Aynı dakikalarda herhalde milyonlarca insanımız da aynı şeyleri düşünüyordu, söylüyordu.

★★★

Sevgili okurlarım, bu ülkeyi yıllardan beri yöneten iktidar kadroları var...

Ne yapacaklarını, ne diyeceklerini onlar da artık şaşırmış durumda.

O kadrolar aslında birbirinden hoşlanmıyor.

Aralarında ciddi biçimde sürtüşmeler yaşanıyor ama hepsi tek bir şahsın önünde eğilip biat etmeyi kabullenmiş durumda...

Çünkü iktidarın nimetleri ve pastası çok büyük.

Ses çıkarıp da o nimetlerden vazgeçmeleri asla söz konusu değil.

Tek şahıs ne derse, ne isterse o!

★★★

“Cennet” derseniz çok yakında!..

Şimdi ilk hedef önümüzdeki temmuz ayı.

Asgari ücret artacak, memur ve emekli maaşlarına zam gelecek...

İyi de, yıllardan beri yemekte olduğumuz zam kazıkları ne olacak?

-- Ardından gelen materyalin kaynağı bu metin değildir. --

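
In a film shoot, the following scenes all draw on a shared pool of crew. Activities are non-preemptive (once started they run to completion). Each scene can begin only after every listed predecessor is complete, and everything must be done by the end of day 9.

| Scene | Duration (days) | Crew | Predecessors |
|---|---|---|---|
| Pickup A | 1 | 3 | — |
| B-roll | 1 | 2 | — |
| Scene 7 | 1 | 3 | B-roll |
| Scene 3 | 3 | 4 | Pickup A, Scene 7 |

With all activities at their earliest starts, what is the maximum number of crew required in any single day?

5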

Örneğin akaryakıt zamları duracak mı?

Döviz yine zıplayacak mı?

Et, süt, peynir fiyatları düşecek ve insanlarımız açlıktan, gıdasızlıktan biraz olsun kurtulacak mı?

Hayır...

Çünkü bu iktidarın klasik, bayatlamış taktiğini artık hepimiz biliyoruz:

Vatandaşa kaşıkla vereceksin, kepçeyle geri alacaksın.

Yani gıdım gıdım verdiğimizin bir lokmasını bile onlara bırakmayacaksın.

★★★

Ancak bunlar milletin anasını ağlattıkları bu ortamda bile yepyeni müjdelerle (!) karşımıza çıkmanın da ustaları!

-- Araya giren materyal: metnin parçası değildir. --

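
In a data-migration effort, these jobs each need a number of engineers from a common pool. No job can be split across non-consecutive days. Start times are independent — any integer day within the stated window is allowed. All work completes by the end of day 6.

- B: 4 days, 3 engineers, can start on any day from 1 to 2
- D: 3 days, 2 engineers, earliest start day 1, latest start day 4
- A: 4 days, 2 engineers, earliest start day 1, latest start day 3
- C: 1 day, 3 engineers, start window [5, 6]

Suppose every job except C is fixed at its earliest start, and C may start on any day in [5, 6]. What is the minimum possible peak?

C@5: d1:7  d2:7  d3:7  d4:5  d5:3  d6:0 → peak 7
C@6: d1:7  d2:7  d3:7  d4:5  d5:0  d6:3 → peak 7
Best is C@5, peak 7.

7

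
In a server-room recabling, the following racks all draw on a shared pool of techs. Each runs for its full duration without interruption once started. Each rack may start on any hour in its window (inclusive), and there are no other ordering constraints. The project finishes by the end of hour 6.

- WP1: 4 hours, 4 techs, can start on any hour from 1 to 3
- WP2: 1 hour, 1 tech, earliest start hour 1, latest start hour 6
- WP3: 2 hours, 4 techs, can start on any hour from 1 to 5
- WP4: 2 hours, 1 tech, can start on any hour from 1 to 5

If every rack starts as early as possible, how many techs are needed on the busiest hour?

10

Early-start schedule: WP1@1, WP2@1, WP3@1, WP4@1.
Load per hour: hour 1: 10, hour 2: 9, hour 3: 4, hour 4: 4, hour 5: 0, hour 6: 0.
Peak is 10.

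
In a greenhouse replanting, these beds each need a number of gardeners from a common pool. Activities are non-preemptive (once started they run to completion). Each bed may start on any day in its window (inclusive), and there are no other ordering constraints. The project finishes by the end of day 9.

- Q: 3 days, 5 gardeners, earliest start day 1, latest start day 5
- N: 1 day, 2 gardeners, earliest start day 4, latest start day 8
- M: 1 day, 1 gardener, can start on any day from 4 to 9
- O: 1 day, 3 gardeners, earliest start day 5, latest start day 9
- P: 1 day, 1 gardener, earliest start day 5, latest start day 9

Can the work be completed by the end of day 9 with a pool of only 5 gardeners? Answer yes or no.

yes

Schedule Q@1, N@4, M@4, O@5, P@5: d1:5  d2:5  d3:5  d4:3  d5:4  d6:0  d7:0  d8:0  d9:0 — peak 5 ≤ 5.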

-Uzaya Türk yolcu göndereceklermiş! 34 bin kişi başvuruda bulunmuş.

-Muazzam doğalgaz rezervleri bulmuşlar, 2023 yılında yerli ve milli doğalgaz kullanacakmışız!

Pembe yalanların sonu yok ki...

Uydur uydur söyle!

Büyük ikramiyeler bizi bekliyor. Önce önümüzdeki temmuz ayı, sonra 2023 yılı!

Bekleyin...Biraz daha sabır! Aileniz ve çoluk çocuğunuzla birlikte kazançlı çıktığınızı göreceksiniz! Vallahi paraya para demeyeceksiniz!